ALHAMDULILLAH. Angin bertiup juga menyibak-nyibak soal bacaan
dan kebiasaan membaca para calon intelek dan intelek, peneliti
dan bukan peneliti, dan juga khalayak luas yang telah dibekali
kemampuan membaca.
Dihimbaukan agar manusia Indonesia mencerdaskan diri, menimba
ilmu yang terekam pada jutaan halaman buku, majalah dan naskah.
Supaya tidak tercecer jauh di belakang maka perlu kita ciptakan
kebiasaan baru kebiasaan membaca.
Robah pola konsumsi kalau perlu.
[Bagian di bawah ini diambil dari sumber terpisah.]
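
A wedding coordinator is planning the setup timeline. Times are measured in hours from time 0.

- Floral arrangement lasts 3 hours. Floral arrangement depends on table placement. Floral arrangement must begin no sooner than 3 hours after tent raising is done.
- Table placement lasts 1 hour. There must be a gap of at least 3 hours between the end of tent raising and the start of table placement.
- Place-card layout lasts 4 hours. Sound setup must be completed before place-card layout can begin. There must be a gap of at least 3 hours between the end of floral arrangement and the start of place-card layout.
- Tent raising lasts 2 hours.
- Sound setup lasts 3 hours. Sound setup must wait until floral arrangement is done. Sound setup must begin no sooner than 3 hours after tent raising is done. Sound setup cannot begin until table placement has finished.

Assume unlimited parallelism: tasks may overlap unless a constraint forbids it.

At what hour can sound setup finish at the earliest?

Nothing blocks tent raising, so it runs from hour 0 to hour 2.
Table placement cannot begin until tent raising (finishes hour 2, plus 3-hour gap → hour 5). It runs from hour 5 to 5 + 1 = hour 6.
For floral arrangement: table placement (finishes hour 6); tent raising (finishes hour 2, plus 3-hour gap → hour 5). Taking the maximum gives a start of hour 6, and it finishes at 6 + 3 = hour 9.
For sound setup: floral arrangement (finishes hour 9); tent raising (finishes hour 2, plus 3-hour gap → hour 5); table placement (finishes hour 6). Taking the maximum gives a start of hour 9, and it finishes at 9 + 3 = hour 12.

12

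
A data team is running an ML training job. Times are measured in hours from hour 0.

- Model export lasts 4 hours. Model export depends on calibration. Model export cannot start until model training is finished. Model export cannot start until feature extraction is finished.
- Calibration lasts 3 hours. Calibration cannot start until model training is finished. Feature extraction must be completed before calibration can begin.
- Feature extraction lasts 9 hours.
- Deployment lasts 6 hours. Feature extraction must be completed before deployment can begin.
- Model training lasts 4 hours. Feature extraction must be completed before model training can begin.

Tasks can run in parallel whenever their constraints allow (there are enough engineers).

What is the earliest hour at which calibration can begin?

13

Feature extraction can start immediately at hour 0; it finishes at hour 9.
Model training waits on feature extraction (finishes hour 9), so it starts at hour 9 and finishes at 9 + 4 = hour 13.
Calibration waits on model training (finishes hour 13); feature extraction (finishes hour 9). The latest of these is hour 13, which is the earliest calibration can start.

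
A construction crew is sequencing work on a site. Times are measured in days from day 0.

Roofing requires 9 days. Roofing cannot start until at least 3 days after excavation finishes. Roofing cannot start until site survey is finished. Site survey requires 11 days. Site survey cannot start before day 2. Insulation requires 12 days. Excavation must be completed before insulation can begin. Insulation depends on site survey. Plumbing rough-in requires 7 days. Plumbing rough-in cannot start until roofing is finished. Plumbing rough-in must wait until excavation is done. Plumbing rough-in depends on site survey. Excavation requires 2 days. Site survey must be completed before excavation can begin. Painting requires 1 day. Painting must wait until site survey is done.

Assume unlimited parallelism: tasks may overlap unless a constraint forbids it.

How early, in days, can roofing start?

After its own release at day 2, site survey can start at day 2 and finishes at day 13.
Excavation waits on site survey (finishes day 13), so it starts at day 13 and finishes at 13 + 2 = day 15.
Roofing waits on excavation (finishes day 15, plus 3-day gap → day 18); site survey (finishes day 13). The latest of these is day 18, which is the earliest roofing can start.

18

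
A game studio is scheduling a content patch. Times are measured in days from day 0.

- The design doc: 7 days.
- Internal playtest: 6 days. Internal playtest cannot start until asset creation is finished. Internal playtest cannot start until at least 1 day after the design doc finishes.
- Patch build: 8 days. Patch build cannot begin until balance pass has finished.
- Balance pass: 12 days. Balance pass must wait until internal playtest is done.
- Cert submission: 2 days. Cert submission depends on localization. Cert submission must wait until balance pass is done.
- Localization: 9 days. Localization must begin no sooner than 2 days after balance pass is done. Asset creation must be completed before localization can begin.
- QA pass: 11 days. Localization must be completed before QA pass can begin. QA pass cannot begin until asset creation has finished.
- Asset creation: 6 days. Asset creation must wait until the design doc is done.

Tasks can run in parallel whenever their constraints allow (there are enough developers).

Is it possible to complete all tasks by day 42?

Nothing blocks the design doc, so it runs from day 0 to day 7.
Asset creation waits on the design doc (finishes day 7), so it starts at day 7 and finishes at 7 + 6 = day 13.
For internal playtest: asset creation (finishes day 13); the design doc (finishes day 7, plus 1-day gap → day 8). Taking the maximum gives a start of day 13, and it finishes at 13 + 6 = day 19.
After internal playtest (finishes day 19), balance pass can start at day 19 and finishes at day 31.
After balance pass (finishes day 31), patch build can start at day 31 and finishes at day 39.
Localization has to wait for balance pass (finishes day 31, plus 2-day gap → day 33); asset creation (finishes day 13). The latest of these is day 33, so localization runs day 33 to 33 + 9 = day 42.
Cert submission cannot start until localization (finishes day 42); balance pass (finishes day 31). The controlling bound is day 42, so cert submission finishes at 42 + 2 = day 44.
QA pass needs all of localization (finishes day 42); asset creation (finishes day 13). That puts its earliest start at day 42; it finishes at 42 + 11 = day 53.
The earliest everything can be done is day 53, which is after the deadline of 42, so it is not possible.

No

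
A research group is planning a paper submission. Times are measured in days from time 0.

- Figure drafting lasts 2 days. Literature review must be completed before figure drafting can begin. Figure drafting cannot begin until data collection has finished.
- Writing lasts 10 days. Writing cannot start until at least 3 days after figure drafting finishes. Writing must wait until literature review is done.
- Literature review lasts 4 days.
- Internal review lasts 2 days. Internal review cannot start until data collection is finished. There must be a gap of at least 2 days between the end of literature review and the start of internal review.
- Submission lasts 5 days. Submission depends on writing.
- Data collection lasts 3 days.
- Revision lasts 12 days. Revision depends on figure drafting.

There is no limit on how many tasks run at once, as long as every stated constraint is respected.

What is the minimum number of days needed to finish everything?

Data collection has no prerequisites, so it starts at day 0 and finishes at day 3.
Literature review has no prerequisites, so it starts at day 0 and finishes at day 4.
Internal review has to wait for data collection (finishes day 3); literature review (finishes day 4, plus 2-day gap → day 6). The latest of these is day 6, so internal review runs day 6 to 6 + 2 = day 8.
Figure drafting has to wait for literature review (finishes day 4); data collection (finishes day 3). The latest of these is day 4, so figure drafting runs day 4 to 4 + 2 = day 6.
Revision waits on figure drafting (finishes day 6), so it starts at day 6 and finishes at 6 + 12 = day 18.
Writing needs all of figure drafting (finishes day 6, plus 3-day gap → day 9); literature review (finishes day 4). That puts its earliest start at day 9; it finishes at 9 + 10 = day 19.
Submission cannot begin until writing (finishes day 19). It runs from day 19 to 19 + 5 = day 24.
All tasks are finished once the last one completes. Finish times: Literature review at 4, Data collection at 3, Figure drafting at 6, Writing at 19, Internal review at 8, Revision at 18, Submission at 24. The latest is day 24.

24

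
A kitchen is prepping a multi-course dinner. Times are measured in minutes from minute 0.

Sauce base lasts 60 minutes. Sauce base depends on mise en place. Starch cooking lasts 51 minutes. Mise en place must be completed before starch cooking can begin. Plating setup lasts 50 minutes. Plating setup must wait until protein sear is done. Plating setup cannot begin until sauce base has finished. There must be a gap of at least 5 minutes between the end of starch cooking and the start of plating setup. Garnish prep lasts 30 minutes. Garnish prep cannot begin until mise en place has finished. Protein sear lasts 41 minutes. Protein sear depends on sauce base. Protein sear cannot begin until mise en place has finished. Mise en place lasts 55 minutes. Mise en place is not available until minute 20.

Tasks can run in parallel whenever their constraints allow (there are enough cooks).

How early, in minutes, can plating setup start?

176

After its own release at minute 20, mise en place can start at minute 20 and finishes at minute 75.
After mise en place (finishes minute 75), starch cooking can start at minute 75 and finishes at minute 126.
Sauce base cannot begin until mise en place (finishes minute 75). It runs from minute 75 to 75 + 60 = minute 135.
Protein sear needs all of sauce base (finishes minute 135); mise en place (finishes minute 75). That puts its earliest start at minute 135; it finishes at 135 + 41 = minute 176.
Plating setup waits on protein sear (finishes minute 176); sauce base (finishes minute 135); starch cooking (finishes minute 126, plus 5-minute gap → minute 131). The latest of these is minute 176, which is the earliest plating setup can start.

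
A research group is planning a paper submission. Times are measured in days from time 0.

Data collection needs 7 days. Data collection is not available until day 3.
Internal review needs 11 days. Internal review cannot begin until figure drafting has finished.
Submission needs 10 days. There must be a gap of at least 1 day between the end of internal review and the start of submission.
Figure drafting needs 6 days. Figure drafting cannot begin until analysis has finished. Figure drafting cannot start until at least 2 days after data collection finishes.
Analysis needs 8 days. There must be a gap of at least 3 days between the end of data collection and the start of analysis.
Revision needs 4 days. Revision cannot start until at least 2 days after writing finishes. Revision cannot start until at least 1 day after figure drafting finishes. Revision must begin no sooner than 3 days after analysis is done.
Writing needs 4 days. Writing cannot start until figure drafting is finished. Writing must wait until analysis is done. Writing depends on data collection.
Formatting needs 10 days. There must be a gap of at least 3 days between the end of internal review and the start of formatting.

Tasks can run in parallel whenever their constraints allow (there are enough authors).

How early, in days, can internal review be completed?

Data collection cannot begin until its own release at day 3. It runs from day 3 to 3 + 7 = day 10.
Analysis cannot begin until data collection (finishes day 10, plus 3-day gap → day 13). It runs from day 13 to 13 + 8 = day 21.
Figure drafting cannot start until analysis (finishes day 21); data collection (finishes day 10, plus 2-day gap → day 12). The controlling bound is day 21, so figure drafting finishes at 21 + 6 = day 27.
Internal review cannot begin until figure drafting (finishes day 27). It runs from day 27 to 27 + 11 = day 38.

38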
Tekan ongkos rokok, rendahkan
tumit sepatu, hemat ongkos kosmetika. Rutin dengan sendirinya
berobah: lebih kerap ke perpustakaan, toko buku dan kios buku
loak, dari sebelumnya.
***
Pada bulan Januari dan Pebruari 1979, kami kejatuhan berkah
mendapat kesempatan melihat-lihat sembilan perpustakaan pusat
Perguruan Tinggi Negeri (tujuh Universitas dan dua IKIP) di
empat pulau, termasuk Jawa. Di antaranya terdapat Universitas
Pembina.
Petugas-petugas perpustakaan itu aduhai ramahnya, seperti yang
diharapkan dari pemberi informasi tingkat tinggi pada bangsa
yang terkenal ramah. Keadaan fasilitas fisik pada umumnya
memadai. Perpustakaan tertentu, dari segi fasilitas dan tata
ruang, memberi kesan telah mendekati taraf luar negeri. Yang
pakai permadani juga ada. Banyak dari kepala dan pengelola
perpustakaan itu tamatan atau punya pengalaman luar negeri.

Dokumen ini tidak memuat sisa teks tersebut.